Marine Corps relieves commander of unit

The Marine Corps has relieved the commander of its first deployed special operations company, which was expelled from Afghanistan after members shot at civilians in response to an ambush. The Afghan government said 10 civilians were killed.

Maj. Cliff Gilmore, a spokesman for Marine Corps Forces Special Operations Command (MARSOC), confirmed in response to questions from The Examiner that the commander, a major, was relieved. Gilmore said the company’s senior enlisted Marine was also removed on Tuesday.

He said the command’s top officer, Maj. Gen. Dennis Hejlik, was this week in the Central Command theater, where the company remains, but he did not know if the general visited the ousted unit.

U.S. Central Command in Tampa, Fla., took the extraordinary step of pulling the 120-Marine company out of Afghanistan after a March 4 firefight in Nangarhar Province on the Pakistan border. A second Marine officer told The Examiner that Afghan President Hamid Karzai had complained about the unit and that U.S. commanders in Afghanistan decided the company needed to leave.

In the incident, a company patrol was ambushed by a suicide car bomber on Highway 1 near Jalalabad. The explosion slightly wounded one Marine. The patrol became involved in a firefight and rushed from the scene, firing at Afghans along the route.

Afghan eyewitnesses told the Associated Press at the time that Marines fired at civilians. The government said 10 civilians were killed. Central Command has assigned an officer to investigate the shooting.
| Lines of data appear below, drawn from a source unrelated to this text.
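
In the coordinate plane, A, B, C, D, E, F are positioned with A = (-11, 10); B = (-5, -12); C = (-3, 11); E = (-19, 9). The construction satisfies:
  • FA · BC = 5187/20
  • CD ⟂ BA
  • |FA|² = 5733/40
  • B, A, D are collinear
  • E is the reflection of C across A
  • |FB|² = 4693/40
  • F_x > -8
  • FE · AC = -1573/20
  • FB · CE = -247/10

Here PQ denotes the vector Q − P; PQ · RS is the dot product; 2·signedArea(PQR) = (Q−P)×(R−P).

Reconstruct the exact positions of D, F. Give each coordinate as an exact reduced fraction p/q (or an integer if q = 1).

1. D_x = -107/10  [B, A, D are collinear ∩ CD ⟂ BA]
2. D_y = 89/10  [B, A, D are collinear ∩ CD ⟂ BA]
   → D = (-107/10, 89/10)
3. F_x = -157/20  [FA · BC = 5187/20 ∩ FE · AC = -1573/20]
4. F_y = -31/20  [FA · BC = 5187/20 ∩ FE · AC = -1573/20]
   → F = (-157/20, -31/20)

D = (-107/10, 89/10)
F = (-157/20, -31/20)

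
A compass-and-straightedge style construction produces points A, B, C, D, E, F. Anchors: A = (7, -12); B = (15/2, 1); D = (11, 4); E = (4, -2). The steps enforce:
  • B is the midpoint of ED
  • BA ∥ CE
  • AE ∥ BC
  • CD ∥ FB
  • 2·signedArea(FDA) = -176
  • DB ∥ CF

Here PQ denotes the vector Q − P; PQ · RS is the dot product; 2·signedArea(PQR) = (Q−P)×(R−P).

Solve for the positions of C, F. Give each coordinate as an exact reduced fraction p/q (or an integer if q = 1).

C = (9/2, 11)
F = (1, 8)

1. C_x = 9/2  [BA ∥ CE ∩ AE ∥ BC]
2. C_y = 11  [BA ∥ CE ∩ AE ∥ BC]
   → C = (9/2, 11)
3. F_x = 1  [CD ∥ FB ∩ DB ∥ CF]
4. F_y = 8  [CD ∥ FB ∩ DB ∥ CF]
   → F = (1, 8)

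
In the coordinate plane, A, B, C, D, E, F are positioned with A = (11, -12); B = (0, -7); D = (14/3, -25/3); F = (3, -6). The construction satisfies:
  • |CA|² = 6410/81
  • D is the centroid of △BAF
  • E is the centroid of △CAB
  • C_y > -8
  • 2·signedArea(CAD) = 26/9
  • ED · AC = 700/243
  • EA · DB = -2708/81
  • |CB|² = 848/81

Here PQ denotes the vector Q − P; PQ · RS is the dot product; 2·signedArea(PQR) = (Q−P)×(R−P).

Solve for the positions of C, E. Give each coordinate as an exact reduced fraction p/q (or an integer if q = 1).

1. C_x = 28/9  [line -11/3·x + -19/3·y + -347/9 = 0 ∩ |CA|² = 6410/81]
2. C_y = -71/9  [line -11/3·x + -19/3·y + -347/9 = 0 ∩ |CA|² = 6410/81]
   → C = (28/9, -71/9)
3. E_x = 127/27  [E is the centroid of △CAB]
4. E_y = -242/27  [E is the centroid of △CAB]
   → E = (127/27, -242/27)

C = (28/9, -71/9)
E = (127/27, -242/27)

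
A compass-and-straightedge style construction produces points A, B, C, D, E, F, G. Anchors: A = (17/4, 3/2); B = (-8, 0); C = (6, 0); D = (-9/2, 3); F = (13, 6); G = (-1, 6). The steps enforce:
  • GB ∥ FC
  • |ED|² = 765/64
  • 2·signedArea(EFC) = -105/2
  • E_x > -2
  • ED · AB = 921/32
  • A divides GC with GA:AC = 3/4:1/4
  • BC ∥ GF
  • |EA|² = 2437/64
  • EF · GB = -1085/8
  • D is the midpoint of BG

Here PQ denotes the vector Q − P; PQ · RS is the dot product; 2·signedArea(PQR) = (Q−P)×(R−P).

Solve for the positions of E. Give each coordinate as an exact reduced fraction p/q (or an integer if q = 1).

1. E_x = -15/8  [EF · GB = -1085/8 ∩ ED · AB = 921/32]
2. E_y = 3/4  [EF · GB = -1085/8 ∩ ED · AB = 921/32]
   → E = (-15/8, 3/4)

E = (-15/8, 3/4)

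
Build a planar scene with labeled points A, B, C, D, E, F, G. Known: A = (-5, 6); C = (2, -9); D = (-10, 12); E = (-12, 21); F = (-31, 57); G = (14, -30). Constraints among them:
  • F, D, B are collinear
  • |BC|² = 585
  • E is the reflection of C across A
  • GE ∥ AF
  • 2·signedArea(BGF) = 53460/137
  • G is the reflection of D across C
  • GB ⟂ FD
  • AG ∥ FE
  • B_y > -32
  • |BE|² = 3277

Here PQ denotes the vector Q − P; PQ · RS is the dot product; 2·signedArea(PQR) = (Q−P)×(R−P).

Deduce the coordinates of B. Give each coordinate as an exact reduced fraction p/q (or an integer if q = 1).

1. B_x = 1423/137  [F, D, B are collinear ∩ GB ⟂ FD]
2. B_y = -4341/137  [F, D, B are collinear ∩ GB ⟂ FD]
   → B = (1423/137, -4341/137)

B = (1423/137, -4341/137)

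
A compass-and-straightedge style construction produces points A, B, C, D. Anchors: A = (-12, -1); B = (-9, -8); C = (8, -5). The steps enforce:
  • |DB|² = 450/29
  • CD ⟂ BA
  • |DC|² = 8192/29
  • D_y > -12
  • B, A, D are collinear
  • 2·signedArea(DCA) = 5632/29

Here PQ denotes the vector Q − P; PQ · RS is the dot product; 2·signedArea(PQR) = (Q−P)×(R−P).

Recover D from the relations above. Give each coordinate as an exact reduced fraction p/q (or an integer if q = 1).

1. D_x = -216/29  [B, A, D are collinear ∩ CD ⟂ BA]
2. D_y = -337/29  [B, A, D are collinear ∩ CD ⟂ BA]
   → D = (-216/29, -337/29)

D = (-216/29, -337/29)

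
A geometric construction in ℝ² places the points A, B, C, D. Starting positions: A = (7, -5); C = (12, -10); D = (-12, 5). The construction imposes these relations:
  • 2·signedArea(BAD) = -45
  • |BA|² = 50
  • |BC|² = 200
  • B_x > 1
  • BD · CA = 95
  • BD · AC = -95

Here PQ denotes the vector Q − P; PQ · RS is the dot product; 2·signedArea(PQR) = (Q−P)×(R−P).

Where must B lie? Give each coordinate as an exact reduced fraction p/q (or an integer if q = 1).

B = (2, 0)

1. B_x = 2  [2·signedArea(BAD) = -45 ∩ BD · CA = 95]
2. B_y = 0  [2·signedArea(BAD) = -45 ∩ BD · CA = 95]
   → B = (2, 0)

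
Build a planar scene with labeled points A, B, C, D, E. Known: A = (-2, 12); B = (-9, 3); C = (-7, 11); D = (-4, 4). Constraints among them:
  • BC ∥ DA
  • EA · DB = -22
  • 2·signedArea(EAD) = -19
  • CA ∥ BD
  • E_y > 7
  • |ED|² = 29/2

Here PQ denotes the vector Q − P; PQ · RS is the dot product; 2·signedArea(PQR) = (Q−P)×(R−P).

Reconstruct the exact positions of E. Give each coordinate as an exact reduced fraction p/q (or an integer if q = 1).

E = (-11/2, 15/2)

1. E_x = -11/2  [EA · DB = -22 ∩ 2·signedArea(EAD) = -19]
2. E_y = 15/2  [EA · DB = -22 ∩ 2·signedArea(EAD) = -19]
   → E = (-11/2, 15/2)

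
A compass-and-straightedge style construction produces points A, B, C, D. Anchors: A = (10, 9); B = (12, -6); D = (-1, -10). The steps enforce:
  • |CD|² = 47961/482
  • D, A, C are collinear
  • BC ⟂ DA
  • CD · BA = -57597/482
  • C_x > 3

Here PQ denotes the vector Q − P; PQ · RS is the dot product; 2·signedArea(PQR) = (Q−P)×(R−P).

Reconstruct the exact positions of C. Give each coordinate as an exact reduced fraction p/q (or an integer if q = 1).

1. C_x = 1927/482  [D, A, C are collinear ∩ BC ⟂ DA]
2. C_y = -659/482  [D, A, C are collinear ∩ BC ⟂ DA]
   → C = (1927/482, -659/482)

C = (1927/482, -659/482)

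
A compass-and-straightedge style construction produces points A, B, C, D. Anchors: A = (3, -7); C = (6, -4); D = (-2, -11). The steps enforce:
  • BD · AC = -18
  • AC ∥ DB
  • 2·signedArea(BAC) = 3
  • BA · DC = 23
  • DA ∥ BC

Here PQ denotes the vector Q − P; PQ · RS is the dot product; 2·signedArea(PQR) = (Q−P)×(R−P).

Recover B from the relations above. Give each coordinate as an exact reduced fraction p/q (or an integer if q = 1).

B = (1, -8)

1. B_x = 1  [DA ∥ BC ∩ AC ∥ DB]
2. B_y = -8  [DA ∥ BC ∩ AC ∥ DB]
   → B = (1, -8)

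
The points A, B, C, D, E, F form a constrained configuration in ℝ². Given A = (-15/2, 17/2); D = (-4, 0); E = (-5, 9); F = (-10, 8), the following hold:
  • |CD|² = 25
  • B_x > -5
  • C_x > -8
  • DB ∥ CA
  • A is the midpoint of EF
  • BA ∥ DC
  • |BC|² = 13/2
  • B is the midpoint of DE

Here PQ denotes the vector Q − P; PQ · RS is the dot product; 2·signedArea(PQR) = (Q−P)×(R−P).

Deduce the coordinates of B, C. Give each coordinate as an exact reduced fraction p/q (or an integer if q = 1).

B = (-9/2, 9/2)
C = (-7, 4)

1. B_x = -9/2  [B is the midpoint of DE]
2. B_y = 9/2  [B is the midpoint of DE]
   → B = (-9/2, 9/2)
3. C_x = -7  [DB ∥ CA ∩ BA ∥ DC]
4. C_y = 4  [DB ∥ CA ∩ BA ∥ DC]
   → C = (-7, 4)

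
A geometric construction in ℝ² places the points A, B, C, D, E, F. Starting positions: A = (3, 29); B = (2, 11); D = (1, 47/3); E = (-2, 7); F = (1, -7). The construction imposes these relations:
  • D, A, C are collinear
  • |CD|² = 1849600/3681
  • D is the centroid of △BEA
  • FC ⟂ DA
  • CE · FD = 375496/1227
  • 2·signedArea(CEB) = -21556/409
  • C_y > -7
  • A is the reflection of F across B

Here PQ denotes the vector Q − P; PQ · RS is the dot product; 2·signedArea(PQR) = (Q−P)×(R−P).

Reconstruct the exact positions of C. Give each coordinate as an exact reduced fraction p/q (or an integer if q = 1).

C = (-951/409, -2659/409)

1. C_x = -951/409  [D, A, C are collinear ∩ FC ⟂ DA]
2. C_y = -2659/409  [D, A, C are collinear ∩ FC ⟂ DA]
   → C = (-951/409, -2659/409)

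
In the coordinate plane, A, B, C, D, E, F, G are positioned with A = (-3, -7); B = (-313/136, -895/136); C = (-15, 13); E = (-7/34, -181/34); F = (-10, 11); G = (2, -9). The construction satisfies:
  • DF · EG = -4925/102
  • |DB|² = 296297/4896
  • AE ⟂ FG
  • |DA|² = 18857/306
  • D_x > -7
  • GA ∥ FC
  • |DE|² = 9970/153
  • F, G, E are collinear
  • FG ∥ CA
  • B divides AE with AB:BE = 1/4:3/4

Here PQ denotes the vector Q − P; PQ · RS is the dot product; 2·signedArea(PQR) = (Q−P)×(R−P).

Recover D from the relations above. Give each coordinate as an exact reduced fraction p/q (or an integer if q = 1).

D = (-619/102, 23/102)

1. D_x = -619/102  [line -75/34·x + 125/34·y + -725/51 = 0 ∩ |DA|² = 18857/306]
2. D_y = 23/102  [line -75/34·x + 125/34·y + -725/51 = 0 ∩ |DA|² = 18857/306]
   → D = (-619/102, 23/102)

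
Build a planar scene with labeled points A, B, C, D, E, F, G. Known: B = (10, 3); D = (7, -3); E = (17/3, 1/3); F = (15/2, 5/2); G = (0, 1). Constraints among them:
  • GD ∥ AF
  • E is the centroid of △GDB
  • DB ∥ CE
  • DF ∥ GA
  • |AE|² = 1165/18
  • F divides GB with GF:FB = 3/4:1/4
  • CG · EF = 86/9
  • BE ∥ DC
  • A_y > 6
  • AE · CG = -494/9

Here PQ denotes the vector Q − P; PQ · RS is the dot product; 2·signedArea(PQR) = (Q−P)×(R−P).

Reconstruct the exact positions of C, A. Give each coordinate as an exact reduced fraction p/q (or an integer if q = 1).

1. C_x = 8/3  [DB ∥ CE ∩ BE ∥ DC]
2. C_y = -17/3  [DB ∥ CE ∩ BE ∥ DC]
   → C = (8/3, -17/3)
3. A_x = 1/2  [GD ∥ AF ∩ DF ∥ GA]
4. A_y = 13/2  [GD ∥ AF ∩ DF ∥ GA]
   → A = (1/2, 13/2)

A = (1/2, 13/2)
C = (8/3, -17/3)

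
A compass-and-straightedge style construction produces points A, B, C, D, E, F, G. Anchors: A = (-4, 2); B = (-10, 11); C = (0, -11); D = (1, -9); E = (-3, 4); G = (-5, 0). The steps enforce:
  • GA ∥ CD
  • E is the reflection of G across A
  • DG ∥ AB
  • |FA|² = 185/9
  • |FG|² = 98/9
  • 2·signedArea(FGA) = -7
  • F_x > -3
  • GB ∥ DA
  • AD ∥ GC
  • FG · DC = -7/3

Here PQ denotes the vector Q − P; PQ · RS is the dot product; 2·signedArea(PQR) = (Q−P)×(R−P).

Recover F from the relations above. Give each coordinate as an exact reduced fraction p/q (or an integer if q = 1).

F = (-8/3, -7/3)

1. F_x = -8/3  [2·signedArea(FGA) = -7 ∩ FG · DC = -7/3]
2. F_y = -7/3  [2·signedArea(FGA) = -7 ∩ FG · DC = -7/3]
   → F = (-8/3, -7/3)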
The province is a crossing point for Taliban and al Qaeda.

A year ago, the Pentagon made the Marine Corps a new part of U.S. Special Operations Command, a shift approved by then-Defense Secretary Donald Rumsfeld’s who wanted to expand the command to fight the war on terror. The MARSOC was set up at Camp Lejeune, N.C. where it is assembling nine combat companies.

The expelled company was the first Marine Corps special operations unit to deploy in combat. A second one is scheduled to deploy in the coming weeks from Camp Pendleton, Calif.